When I was younger and used to hang around in clubs and bars, the way you do at that age, I was always looking for something better to drink, something that made me happy. I tried different selections, but they didn’t give me what I was looking for—what ever that was. I kept returning to beer, but the skies never opened, the angels with the trumpets never came down from heaven and played their tunes.

The beer selection in Karlskrona, the small town where I lived in southern Sweden, was mediocre to say the least. On a good day, I could get a McEwen’s Scotch Ale or a Bass Pale Ale. Good beer days were rare in my town, but for some reason, my curiosity was aroused. Perhaps it was the antiquity of beer or the stories of the oldest breweries or the fascinating details, like the importance of a particular water source to the flavor of Burton ales, but I began reading about beers even before I could find a way to taste them.

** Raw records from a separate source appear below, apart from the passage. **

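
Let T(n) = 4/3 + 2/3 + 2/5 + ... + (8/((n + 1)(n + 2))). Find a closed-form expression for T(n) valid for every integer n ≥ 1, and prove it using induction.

T(n) = 4n/(n + 2)

We claim T(n) = 4n/(n + 2) for all n ≥ 1.
When n = 1: T(1) = 4/3, and the closed form gives 4/3. They agree.
Inductive step: suppose the statement holds for some i ≥ 1, so T(i) = 4i/(i + 2).
Then T(i+1) = T(i) + (8/((i + 2)(i + 3))) = (4i/(i + 2)) + (8/((i + 2)(i + 3))).
Simplifying, T(i+1) = 4(i + 1)/(i + 3) = 4(i+1)/((i+1) + 2),
which is the closed form with n = i+1.
Hence, by induction on n, the claim holds for every n ≥ 1.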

My job brought me to a Stockholm, where I knew there were some great beer bars with excellent selections. I had heard of a bar in the city that had at least 200 beers from Belgium and England, always two or three cask-conditioned ales perfectly stilled, tapped and served; lambics on tap that you normally only find in Belgium; beer aged in the bar’s own cellar and every beer served at the right temperature in the right glass. I hardly knew what many of these beers were, and had never been even close to tasting them. But I had read about them in books by Michael Jackson or Roger Protz. I had read about heaven and now I was about to taste it!

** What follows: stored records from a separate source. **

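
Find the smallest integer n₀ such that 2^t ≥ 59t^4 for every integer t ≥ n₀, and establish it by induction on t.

n₀ = 25

At t = 24: 16777216 < 19574784, so the inequality fails and n₀ ≥ 25. We prove 2^t ≥ 59t^4 for all t ≥ 25.
When t = 25: 2^t = 33554432 and 59t^4 = 23046875, so 33554432 ≥ 23046875.
Inductive step: assume the claim holds for t = r, so 2^r ≥ 59r^4.
Then 2^(r + 1) = 2·(2^r) ≥ 2·(59r^4).
Also, for r ≥ 25 we have 2·(59r^4) ≥ 59(r+1)^4, since 2 ≥ (1 + 1/r)^4 for all r ≥ 25.
Combining, 2^(r + 1) ≥ 59(r+1)^4.
This completes the induction.
Hence the smallest such n₀ is 25.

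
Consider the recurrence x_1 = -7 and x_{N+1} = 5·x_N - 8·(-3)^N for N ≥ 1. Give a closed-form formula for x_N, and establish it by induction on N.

x_N = (-3)^N - 4·5^(N - 1)

Computing the first terms: x_1 = -7, x_2 = -11, x_3 = -127. This suggests x_N = (-3)^N - 4·5^(N - 1).
Base case (N = 1): the formula gives -7 = -7 = x_1.
Inductive step: assume the claim holds for N = k, so x_k = (-3)^k - 4·5^(k - 1).
Then x_{k+1} = 5·x_k - 8·(-3)^k = 5·((-3)^k - 4·5^(k - 1)) - 8·(-3)^k = (-3)^(k + 1) - 4·5^k = (-3)^(k+1) - 4·5^((k+1) - 1),
which is the claimed formula at N = k+1.
This completes the induction.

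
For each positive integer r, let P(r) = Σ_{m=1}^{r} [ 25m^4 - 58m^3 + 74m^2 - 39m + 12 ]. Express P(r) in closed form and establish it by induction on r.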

On a cold and dark November day, I set my foot in Akkurat Belog Bar for the first time. It was the afternoon and only a few late lunch guests were there finishing up their meals. I headed for the bar. The bartender asked me what I would like to drink, but I didn’t know what to say. What I really wanted was to get something warm into my cold body, like a hot chocolate. Was it appropriate to order something like that in a great beer bar? I didn’t know of a beer that could do the same job so I decided to head for something safe, and asked for the chocolate. But the bartender saved me. He pulled me a cask-conditioned Young’s Double Chocolate Stout. I had what I initially wanted, but in a new way.

And there it happened, the sky opened up, it started to rain, I could hear the angels playing their trumpets—I recalled hearing Van Morrison’s “Days Like This” on the radio during my moment of clarity. Everything falls into place, like the flick of a switch. My momma told me, there’d be days like this. I had unwillingly, and quite surprisingly, just had a beer epiphany!

This was the start of great journey in to the world of beer. Akkurat became my local, where the more knowledgeable regulars introduced me to new beer experiences. For a while, I wrote down every new beer I tried—when is easy when everything is new. I attended the Stockholm beer festival, volunteered at the Great British Beer Festival, and explored the 24 Hour festival in Antwerp. By the time the beer revolution dawned in Denmark, I was living just across the border in the Swedish town of Malmö, within easy visiting distance of Copenhagen.

Now, I live in the United States, which is like starting all over again in the new world of beer. Thanks to my network of beer connections, I now work in the beer world, organizing festivals where visitors who feel the same curiosity I did can taste and learn. I can watch the crowds and know that someone out there is hearing the angels and having their own, private beer epiphany.